The middling bad news: While H5N1 may be preventable by a vaccine, we don’t have one yet that has been fully tested and shown to work. We have a candidate vaccine, and the federal government has contracted for 2 million doses of it (because if things get bad we might need to use it, fully tested or not). The federal agency sponsoring the vaccine’s development, the National Institute of Allergy and Infectious Disease, trumpets it as strong and effective and anticipates that the only problem is whether we can produce enough. Others looking at the same data, however, are not sure the vaccine will work.
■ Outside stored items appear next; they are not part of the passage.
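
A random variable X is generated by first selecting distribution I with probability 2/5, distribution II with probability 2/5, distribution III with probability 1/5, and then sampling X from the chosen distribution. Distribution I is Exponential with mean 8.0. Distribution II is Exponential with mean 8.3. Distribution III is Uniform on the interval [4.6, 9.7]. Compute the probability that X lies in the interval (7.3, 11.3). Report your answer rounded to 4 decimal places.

Conditional on each component, P(7.3 < X < 11.3): I: 0.157985; II: 0.158693; III: 0.470588.
By total probability, P(7.3 < X < 11.3) = 0.4·0.157985 + 0.4·0.158693 + 0.2·0.470588 = 0.220789.

0.2208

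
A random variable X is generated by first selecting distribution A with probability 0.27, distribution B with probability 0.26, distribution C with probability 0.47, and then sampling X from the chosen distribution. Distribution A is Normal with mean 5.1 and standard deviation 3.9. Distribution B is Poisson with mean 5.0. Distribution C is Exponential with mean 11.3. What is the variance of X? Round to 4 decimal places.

75.1499

Per component, A: μ=5.1, E[X²]=41.22; B: μ=5, E[X²]=30; C: μ=11.3, E[X²]=255.38.
E[X] = 0.27·5.1 + 0.26·5 + 0.47·11.3 = 7.988.
E[X²] = 0.27·41.22 + 0.26·30 + 0.47·255.38 = 138.958.
Var(X) = E[X²] − (E[X])² = 138.958 − 63.8081 = 75.1499.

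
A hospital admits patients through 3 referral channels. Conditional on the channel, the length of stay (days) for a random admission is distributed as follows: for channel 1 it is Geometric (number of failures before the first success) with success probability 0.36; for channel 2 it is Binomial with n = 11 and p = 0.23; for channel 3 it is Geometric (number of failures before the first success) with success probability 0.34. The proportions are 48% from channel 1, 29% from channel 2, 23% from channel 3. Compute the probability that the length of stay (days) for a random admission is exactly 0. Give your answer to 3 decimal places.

0.267

Conditional on each channel, P(X = 0): 1: 0.36; 2: 0.0564154; 3: 0.34.
By total probability, P(X = 0) = 0.48·0.36 + 0.29·0.0564154 + 0.23·0.34 = 0.26736.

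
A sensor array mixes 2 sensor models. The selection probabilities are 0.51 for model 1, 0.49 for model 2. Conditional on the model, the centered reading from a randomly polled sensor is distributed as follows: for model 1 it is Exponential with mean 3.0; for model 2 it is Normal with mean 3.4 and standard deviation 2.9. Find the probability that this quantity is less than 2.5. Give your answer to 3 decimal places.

0.474

Conditional on each model, P(X < 2.5): 1: 0.565402; 2: 0.378149.
By total probability, P(X < 2.5) = 0.51·0.565402 + 0.49·0.378149 = 0.473648.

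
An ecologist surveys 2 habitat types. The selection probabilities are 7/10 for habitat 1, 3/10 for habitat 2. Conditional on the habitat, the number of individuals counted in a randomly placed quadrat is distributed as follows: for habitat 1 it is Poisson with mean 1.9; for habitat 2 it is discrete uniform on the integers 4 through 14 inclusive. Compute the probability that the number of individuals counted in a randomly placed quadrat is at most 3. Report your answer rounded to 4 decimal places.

Conditional on each habitat, P(X ≤ 3): 1: 0.874702; 2: 0.
By total probability, P(X ≤ 3) = 0.7·0.874702 + 0.3·0 = 0.612292.

0.6123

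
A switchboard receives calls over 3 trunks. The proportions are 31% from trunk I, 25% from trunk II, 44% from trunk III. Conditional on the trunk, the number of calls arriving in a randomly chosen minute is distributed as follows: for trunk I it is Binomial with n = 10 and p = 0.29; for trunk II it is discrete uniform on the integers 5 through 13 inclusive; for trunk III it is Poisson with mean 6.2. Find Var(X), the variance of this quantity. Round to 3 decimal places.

Per component, I: μ=2.9, E[X²]=10.469; II: μ=9, E[X²]=87.6667; III: μ=6.2, E[X²]=44.64.
E[X] = 0.31·2.9 + 0.25·9 + 0.44·6.2 = 5.877.
E[X²] = 0.31·10.469 + 0.25·87.6667 + 0.44·44.64 = 44.8037.
Var(X) = E[X²] − (E[X])² = 44.8037 − 34.5391 = 10.2645.

10.265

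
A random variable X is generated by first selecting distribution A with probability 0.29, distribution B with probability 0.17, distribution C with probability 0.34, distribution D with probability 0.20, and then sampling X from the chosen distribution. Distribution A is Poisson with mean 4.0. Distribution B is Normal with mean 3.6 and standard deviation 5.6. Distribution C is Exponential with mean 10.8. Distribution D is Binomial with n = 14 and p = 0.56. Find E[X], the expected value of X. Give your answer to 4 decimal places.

7.0120

Component means — A: 4; B: 3.6; C: 10.8; D: 7.84.
E[X] = 0.29·4 + 0.17·3.6 + 0.34·10.8 + 0.2·7.84 = 7.012.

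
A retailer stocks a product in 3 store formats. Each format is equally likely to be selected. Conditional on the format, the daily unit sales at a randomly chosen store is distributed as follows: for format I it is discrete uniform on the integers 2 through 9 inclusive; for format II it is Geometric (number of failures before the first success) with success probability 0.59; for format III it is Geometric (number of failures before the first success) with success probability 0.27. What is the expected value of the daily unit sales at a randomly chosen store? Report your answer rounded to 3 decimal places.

Component means — I: 5.5; II: 0.694915; III: 2.7037.
E[X] = 0.333333·5.5 + 0.333333·0.694915 + 0.333333·2.7037 = 2.96621.

2.966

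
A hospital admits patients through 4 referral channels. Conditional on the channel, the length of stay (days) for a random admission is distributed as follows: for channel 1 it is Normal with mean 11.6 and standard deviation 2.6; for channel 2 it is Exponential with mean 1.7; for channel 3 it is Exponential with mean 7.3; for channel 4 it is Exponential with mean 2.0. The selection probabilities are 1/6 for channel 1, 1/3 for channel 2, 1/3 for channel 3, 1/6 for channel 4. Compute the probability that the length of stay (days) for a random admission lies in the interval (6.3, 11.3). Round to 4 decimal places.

0.1563

Conditional on each channel, P(6.3 < X < 11.3): 1: 0.433318; 2: 0.0232807; 3: 0.209204; 4: 0.0393346.
By total probability, P(6.3 < X < 11.3) = 0.166667·0.433318 + 0.333333·0.0232807 + 0.333333·0.209204 + 0.166667·0.0393346 = 0.15627.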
Sensing opportunity, some small startup American firms are aggressively trying to develop alternative vaccines based on totally different approaches that have ever been used before. There is no telling what people will do if widespread desperation sets in, but it seems to me very unlikely that any of these products can possibly be ready in time.
The minimally good news: The world is starting to take H5N1 seriously. For example, the British government just circulated a fine booklet about the virus. Probably more important, the Swiss drug maker Roche has donated 3,000,000 doses of the one remaining effective anti-viral drug (oseltamivir, sold as Tamiflu) to the World Health Organization’s rapid-response stockpile, to be used in poor countries where the disease might emerge. I understand the U.S. government’s need not to fan panic, but I hope it is privately addressing this problem in a more serious way than is readily apparent. If not, we are in big trouble.
Correction, Sept. 29, 2005: The article originally stated that the Switzerland study of burn treatments for children was conducted with human embryonic stem cells. In fact, the study was conducted with human fetal cells. (Thanks to Dr. John Gearhart, Armstrong professor of medicine at Johns Hopkins University, for pointing out the error.) (Return to the corrected sentence.)